L’armée malawite poursuit ses patrouilles ce vendredi dans les rues de la capitale Lilongwe au lendemain des manifestations inédites contre le régime du président Bingu wa Mutharika. Au moins dix-huit personnes ont péri dans des affrontements avec les forces de l’ordre.
Mettre un terme à la contestation. C’est dans cet objectif que l’armée a été déployée dans les rues de la capitale par le président malawite Bingu wa Mutharika, suite aux violentes manifestations de mercredi et jeudi contre son régime. Au moins 275 personnes ont été interpellées durant ces deux derniers jours, a indiqué ce vendredi à l’AFP un porte-parole de la police. Dix-huit personnes ont péri et 22 ont été blessées dans des affrontements avec les forces de l’ordre, selon le bilan officiel établi par un porte-parole du ministère de la santé, Henry Chimbal. « Selon nos informations, la plupart des victimes sont mortes de graves hémorragies. Nous allons devoir maintenant établir la cause des décès après l’autopsie des corps », a-t-il affirmé. Neuf morts ont été recensés à Mzuzu, six dans la capitale Lilongwe, deux à Blantyre, la capitale économique du pays, et un autre à Karonga, à la frontière avec la Tanzanie. Selon un militant des droits de l’homme à Mzuzu, les victimes ont été tuées lorsque la police a tiré sur une foule qui s’attaquait à des magasins appartenant à des Chinois et à des bureaux du Parti progressiste démocratique, le parti du président Bingu wa Mutharika.

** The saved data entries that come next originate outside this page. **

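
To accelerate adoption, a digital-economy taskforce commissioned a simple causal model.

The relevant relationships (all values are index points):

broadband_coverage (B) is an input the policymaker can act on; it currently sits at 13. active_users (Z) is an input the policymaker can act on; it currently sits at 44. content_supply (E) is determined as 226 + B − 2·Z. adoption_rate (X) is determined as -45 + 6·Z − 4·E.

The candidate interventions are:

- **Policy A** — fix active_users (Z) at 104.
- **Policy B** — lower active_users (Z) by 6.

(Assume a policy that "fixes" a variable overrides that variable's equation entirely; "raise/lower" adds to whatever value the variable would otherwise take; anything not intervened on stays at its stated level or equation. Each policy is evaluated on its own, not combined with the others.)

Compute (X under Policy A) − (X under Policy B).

924

Policy A (Z := 104):
  B = 13
  Z = 104
  E = 226 + 13 − 2·104 = 31
  X = -45 + 6·104 − 4·31 = 455
Policy B (Z − 6):
  B = 13
  Z = 44 − 6 = 38
  E = 226 + 13 − 2·38 = 163
  X = -45 + 6·38 − 4·163 = -469
X: 455 − (-469) = 924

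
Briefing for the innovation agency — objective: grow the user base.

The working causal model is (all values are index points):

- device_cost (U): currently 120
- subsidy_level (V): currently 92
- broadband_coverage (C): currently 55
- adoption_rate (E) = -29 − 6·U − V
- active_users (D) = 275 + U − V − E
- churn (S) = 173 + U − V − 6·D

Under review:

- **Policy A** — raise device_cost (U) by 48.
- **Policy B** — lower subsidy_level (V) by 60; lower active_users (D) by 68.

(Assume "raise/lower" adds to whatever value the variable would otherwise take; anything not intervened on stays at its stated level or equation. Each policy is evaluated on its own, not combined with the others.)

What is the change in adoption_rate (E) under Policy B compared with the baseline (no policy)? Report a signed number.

Baseline:
  U = 120
  V = 92
  E = -29 − 6·120 − 92 = -841
Policy B (V − 60, D − 68):
  U = 120
  V = 92 − 60 = 32
  E = -29 − 6·120 − 32 = -781
Change in E: -781 − (-841) = 60

60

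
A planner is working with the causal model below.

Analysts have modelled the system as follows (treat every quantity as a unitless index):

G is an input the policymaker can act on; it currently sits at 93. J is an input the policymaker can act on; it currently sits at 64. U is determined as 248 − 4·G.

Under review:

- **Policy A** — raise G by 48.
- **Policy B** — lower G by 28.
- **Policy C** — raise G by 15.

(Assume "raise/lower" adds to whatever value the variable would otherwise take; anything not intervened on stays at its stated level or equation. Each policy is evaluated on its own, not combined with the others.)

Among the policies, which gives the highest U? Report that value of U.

-12

Policy A (G + 48):
  G = 93 + 48 = 141
  U = 248 − 4·141 = -316
Policy B (G − 28):
  G = 93 − 28 = 65
  U = 248 − 4·65 = -12
Policy C (G + 15):
  G = 93 + 15 = 108
  U = 248 − 4·108 = -184
Comparing — Policy A: U=-316, Policy B: U=-12, Policy C: U=-184. Highest is -12 (Policy B).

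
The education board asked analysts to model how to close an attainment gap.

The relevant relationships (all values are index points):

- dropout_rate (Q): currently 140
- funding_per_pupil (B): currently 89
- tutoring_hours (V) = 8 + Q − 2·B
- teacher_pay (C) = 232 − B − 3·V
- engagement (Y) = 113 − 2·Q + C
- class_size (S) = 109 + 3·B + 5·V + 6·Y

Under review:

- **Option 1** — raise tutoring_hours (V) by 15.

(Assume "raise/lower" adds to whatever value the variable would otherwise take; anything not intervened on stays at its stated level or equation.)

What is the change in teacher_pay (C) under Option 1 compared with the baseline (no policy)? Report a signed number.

Baseline:
  Q = 140
  B = 89
  V = 8 + 140 − 2·89 = -30
  C = 232 − 89 − 3·(-30) = 233
Option 1 (V + 15):
  Q = 140
  B = 89
  V = 8 + 140 − 2·89 (+15 from intervention) = -15
  C = 232 − 89 − 3·(-15) = 188
Change in C: 188 − 233 = -45

-45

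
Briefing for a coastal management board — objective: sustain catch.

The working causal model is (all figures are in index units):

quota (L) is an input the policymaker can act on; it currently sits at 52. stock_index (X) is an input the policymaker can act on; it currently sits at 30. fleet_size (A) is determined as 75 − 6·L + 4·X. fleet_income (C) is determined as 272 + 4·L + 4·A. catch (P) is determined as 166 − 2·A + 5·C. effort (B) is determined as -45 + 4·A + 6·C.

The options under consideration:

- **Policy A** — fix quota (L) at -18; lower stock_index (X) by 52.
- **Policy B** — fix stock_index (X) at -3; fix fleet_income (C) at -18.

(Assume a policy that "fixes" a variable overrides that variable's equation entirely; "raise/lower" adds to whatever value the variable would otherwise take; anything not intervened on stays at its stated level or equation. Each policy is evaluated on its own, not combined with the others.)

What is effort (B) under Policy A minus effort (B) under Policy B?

4964

Policy A (L := -18, X − 52):
  L = -18
  X = 30 − 52 = -22
  A = 75 − 6·(-18) + 4·(-22) = 95
  C = 272 + 4·(-18) + 4·95 = 580
  B = -45 + 4·95 + 6·580 = 3815
Policy B (X := -3, C := -18):
  L = 52
  X = -3
  A = 75 − 6·52 + 4·(-3) = -249
  C = -18
  B = -45 + 4·(-249) + 6·(-18) = -1149
B: 3815 − (-1149) = 4964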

«Le Malawi est bien gouverné»
Ce mouvement de révolte vise directement le dirigeant malawite, ancien économiste de la Banque mondiale, élu pour la première fois président en 2004. Le Malawi, l’un des pays les plus pauvres au monde, est en proie à une pénurie de carburant depuis que le gouvernement a utilisé les réserves de change pour payer des importations, en juin. Mais le chef d’Etat est également critiqué pour son autoritarisme. Il a exclut de démissionner dans une allocution à la radio après les émeutes. « Comme la Constitution le prévoit, l’autorité pour diriger le gouvernement est entre mes mains et entre celles de personne d’autre », a-t-il déclaré. Il estime que « le Malawi est bien gouverné ». Selon lui, « le manque de réserves de change ou la pénurie de carburant ne peut pas être considéré comme le signe d’une mauvaise gouvernance ou d’un échec de l’Etat ». « Je suis prêt à rencontrer l’opposition et la société civile. Mais vous ne devriez pas laisser les gens piller et saccager les magasins », a-t-il lancé à l’adresse de l’opposition. Le chef de l’Etat n’a pas confirmé le nombre de morts, se contentant de déclarer : « J’ai entendu dire que des gens avaient perdu la vie ».
Répression condamnée
Face à la situation, les Etats-Unis ont condamné le recours à la force et la répression. «Au vu des émeutes et des rumeurs de représailles, nous appelons les deux parties à la retenue», a indiqué l’ambassade américaine à Pretoria dans un communiqué. La chef de la diplomatie de l’Union européenne Catherine Ashton a également « fermement condamné le recours à la force et aux munitions réelles par les autorités du Malawi pour empêcher leurs propres citoyens d’exercer leur droit constitutionnel de manifester pacifiquement ». De même, selon son porte-parole, Martin Nesirky, le secrétaire général des Nations unies, Ban Ki-moon s’est déclaré « inquiet et attristé par les pertes en vies humaines et réitère son appel pour que tous les antagonismes soient résolus par des moyens pacifiques ».
Par ailleurs, les relations entre le Malawi et la Grande-Bretagne se sont particulièrement détériorée depuis la publication d’un câble diplomatique britannique de Wikileaks qualifiant le chef d’Etat malawite de dirigeant « autocratique et intolérant envers les critiques ». L’ambassadeur britannique à Lilongue a été expulsé à la suite de cette révélation. En guise de riposte, la Grande-Bretagne a suspendu son aide économique de 550 millions de dollars (385 millions d’euros) pour les quatre prochaines années.